I always say there are only three things you really need at a wedding: good food, good music, and a few nice photos for posterity. Mind you, I don’t actually like weddings all that much, and have used every excuse to avoid having one of my own (sorry, Mum). I’m hardly an authority on staging the perfect nuptials, but I’ve been to enough shitty weddings to weigh in on Jeffery Blitz’s Table 19, which made me resent being invited to the screening to the point where I sat there inwardly screaming, “Why didn’t I just say no and send a gift?!”
The film is like a 90-minute speech by some asshole drunk relative, replete with poorly-timed, out of place anecdotes, delivered before a room full of awkwardly silent guests who take the opportunity to add doggy ear stickers to selfies, or hack away diligently at leathery chateaubriand. In the same way that every couple tries to buck trends or make their wedding somehow unique (they all fail; bah, humbug, etc.), Table 19 tries to subvert the conventions of the wedding comedy but it just isn’t happening. Sure, the wedding comedy is a by-rote series of calamities and resolutions, but the fact that I can set my watch by each of them is what makes them work. The pacing of Table 19 is off to begin with, so without the usual markers (derailed ceremony, inappropriate revelation during toast, etc.), and with plot points that frequently pull the characters away from the wedding, I often had no idea where in the story’s progression we actually were.

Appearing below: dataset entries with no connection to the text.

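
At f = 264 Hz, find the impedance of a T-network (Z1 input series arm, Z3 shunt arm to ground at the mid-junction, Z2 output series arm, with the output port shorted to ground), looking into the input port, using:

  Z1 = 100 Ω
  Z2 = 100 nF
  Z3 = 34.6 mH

Step 1 — Angular frequency: ω = 2π·f = 2π·264 = 1659 rad/s.
Step 2 — Component impedances:
  Z1: Z = R = 100 Ω
  Z2: Z = 1/(jωC) = -j/(ω·C) = 0 - j6029 Ω
  Z3: Z = jωL = j·1659·0.0346 = 0 + j57.39 Ω
Step 3 — With the output port shorted to ground, the output series arm Z2 runs from the junction to ground; the shunt arm Z3 also runs from the junction to ground. They appear in parallel: Z3 || Z2 = 0 + j57.94 Ω.
Step 4 — Series with input arm Z1: Z_in = Z1 + (Z3 || Z2) = 100 + j57.94 Ω = 115.6∠30.1° Ω.

Z = 100 + j57.94 Ω = 115.6∠30.1° Ω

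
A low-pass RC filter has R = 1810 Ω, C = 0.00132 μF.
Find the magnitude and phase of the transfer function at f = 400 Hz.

Step 1 — Angular frequency: ω = 2π·400 = 2513 rad/s.
Step 2 — Transfer function: H(jω) = 1/(1 + jωRC).
Step 3 — Denominator: 1 + jωRC = 1 + j·2513·1810·1.32e-09 = 1 + j0.006005.
Step 4 — H = 1 - j0.006004.
Step 5 — Magnitude: |H| = 1 (-0.0 dB); phase: φ = -0.3°.

|H| = 1 (-0.0 dB), φ = -0.3°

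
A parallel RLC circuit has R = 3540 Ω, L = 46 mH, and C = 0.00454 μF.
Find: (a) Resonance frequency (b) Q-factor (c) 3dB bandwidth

Step 1 — Resonance: ω₀ = 1/√(LC) = 1/√(0.046·4.54e-09) = 6.92e+04 rad/s.
Step 2 — f₀ = ω₀/(2π) = 1.101e+04 Hz.
Step 3 — Parallel Q: Q = R/(ω₀L) = 3540/(6.92e+04·0.046) = 1.112.
Step 4 — Bandwidth: Δω = ω₀/Q = 6.222e+04 rad/s; BW = Δω/(2π) = 9903 Hz.

(a) f₀ = 1.101e+04 Hz  (b) Q = 1.112  (c) BW = 9903 Hz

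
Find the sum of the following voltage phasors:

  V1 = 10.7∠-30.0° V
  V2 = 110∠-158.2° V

Step 1 — Convert each phasor to rectangular form:
  V1 = 10.7·(cos(-30.0°) + j·sin(-30.0°)) = 9.266 - j5.35 V
  V2 = 110·(cos(-158.2°) + j·sin(-158.2°)) = -102.1 - j40.85 V
Step 2 — Sum components: V_total = -92.87 - j46.2 V.
Step 3 — Convert to polar: |V_total| = 103.7 V, ∠V_total = -153.6°.

V_total = 103.7∠-153.6° V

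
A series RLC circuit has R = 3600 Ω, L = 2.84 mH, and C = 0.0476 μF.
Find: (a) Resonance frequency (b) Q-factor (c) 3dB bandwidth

Step 1 — Resonance: ω₀ = 1/√(LC) = 1/√(0.00284·4.76e-08) = 8.601e+04 rad/s.
Step 2 — f₀ = ω₀/(2π) = 1.369e+04 Hz.
Step 3 — Series Q: Q = ω₀L/R = 8.601e+04·0.00284/3600 = 0.06785.
Step 4 — Bandwidth: Δω = ω₀/Q = 1.268e+06 rad/s; BW = Δω/(2π) = 2.017e+05 Hz.

(a) f₀ = 1.369e+04 Hz  (b) Q = 0.06785  (c) BW = 2.017e+05 Hz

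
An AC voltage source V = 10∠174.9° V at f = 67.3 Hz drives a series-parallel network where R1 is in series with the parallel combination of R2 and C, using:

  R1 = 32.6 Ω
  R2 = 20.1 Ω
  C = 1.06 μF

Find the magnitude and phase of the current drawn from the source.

Step 1 — Angular frequency: ω = 2π·f = 2π·67.3 = 422.9 rad/s.
Step 2 — Component impedances:
  R1: Z = R = 32.6 Ω
  R2: Z = R = 20.1 Ω
  C: Z = 1/(jωC) = -j/(ω·C) = 0 - j2231 Ω
Step 3 — Parallel branch: R2 || C = 1/(1/R2 + 1/C) = 20.1 - j0.1811 Ω.
Step 4 — Series with R1: Z_total = R1 + (R2 || C) = 52.7 - j0.1811 Ω = 52.7∠-0.2° Ω.
Step 5 — Source phasor: V = 10∠174.9° V = -9.96 + j0.8889 V.
Step 6 — Ohm's law: I = V / Z_total = (-9.96 + j0.8889) / (52.7 - j0.1811) = -0.1891 + j0.01622 A.
Step 7 — Convert to polar: |I| = 0.1898 A, ∠I = 175.1°.

I = 0.1898∠175.1° A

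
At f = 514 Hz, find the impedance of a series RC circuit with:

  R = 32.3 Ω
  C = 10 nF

Step 1 — Angular frequency: ω = 2π·f = 2π·514 = 3230 rad/s.
Step 2 — Component impedances:
  R: Z = R = 32.3 Ω
  C: Z = 1/(jωC) = -j/(ω·C) = 0 - j3.096e+04 Ω
Step 3 — Series combination: Z_total = R + C = 32.3 - j3.096e+04 Ω = 3.096e+04∠-89.9° Ω.

Z = 32.3 - j3.096e+04 Ω = 3.096e+04∠-89.9° Ω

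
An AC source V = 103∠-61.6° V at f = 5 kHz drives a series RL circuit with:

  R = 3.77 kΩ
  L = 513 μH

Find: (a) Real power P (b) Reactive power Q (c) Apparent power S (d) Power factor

Step 1 — Angular frequency: ω = 2π·f = 2π·5000 = 3.142e+04 rad/s.
Step 2 — Component impedances:
  R: Z = R = 3770 Ω
  L: Z = jωL = j·3.142e+04·0.000513 = 0 + j16.12 Ω
Step 3 — Series combination: Z_total = R + L = 3770 + j16.12 Ω = 3770∠0.2° Ω.
Step 4 — Source phasor: V = 103∠-61.6° V = 48.99 - j90.6 V.
Step 5 — Current: I = V / Z = 0.01289 - j0.02409 A = 0.02732∠-61.8° A.
Step 6 — Complex power: S = V·I* = 2.814 + j0.01203 VA.
Step 7 — Real power: P = Re(S) = 2.814 W.
Step 8 — Reactive power: Q = Im(S) = 0.01203 VAR.
Step 9 — Apparent power: |S| = 2.814 VA.
Step 10 — Power factor: PF = P/|S| = 1 (lagging).

(a) P = 2.814 W  (b) Q = 0.01203 VAR  (c) S = 2.814 VA  (d) PF = 1 (lagging)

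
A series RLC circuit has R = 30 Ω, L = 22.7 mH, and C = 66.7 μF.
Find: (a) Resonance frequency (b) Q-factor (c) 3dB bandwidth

Step 1 — Resonance: ω₀ = 1/√(LC) = 1/√(0.0227·6.67e-05) = 812.7 rad/s.
Step 2 — f₀ = ω₀/(2π) = 129.3 Hz.
Step 3 — Series Q: Q = ω₀L/R = 812.7·0.0227/30 = 0.6149.
Step 4 — Bandwidth: Δω = ω₀/Q = 1322 rad/s; BW = Δω/(2π) = 210.3 Hz.

(a) f₀ = 129.3 Hz  (b) Q = 0.6149  (c) BW = 210.3 Hz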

Your music was the only tolerable part of the film, your awesome pop covers the only thing diverting my attention from the numbing sensation of my butt falling asleep in my seat. Child of the 80s that I am, I don’t consider a wedding a success unless I hear at least one Cyndi Lauper song*, and you nailed it. As any good wedding band or DJ knows, wedding music can’t just be a random playlist or string of requests – there is a certain progression required when curating the perfect program that will keep the guests entertained and on their feet - repetitive, but somehow never stale. Table 19 tries to mess with the wedding comedy formula, and much like playing I’ve had the Time of My Life at the beginning of the reception or cueing up Gin and Juice in the background during the father of the bride’s toast, it makes no goddamn sense.
As much as I may not like going to weddings (which I probably won’t have to worry about after any of my altar-bound friends or family read this), I was sorely disappointed here, because I do enjoy a good wedding comedy. I actually like that they are formulaic as hell, so Table 19 ultimately suffers from trying to fix something that ain’t broke.
*1 star awarded for delightful Cyndi Lauper cover.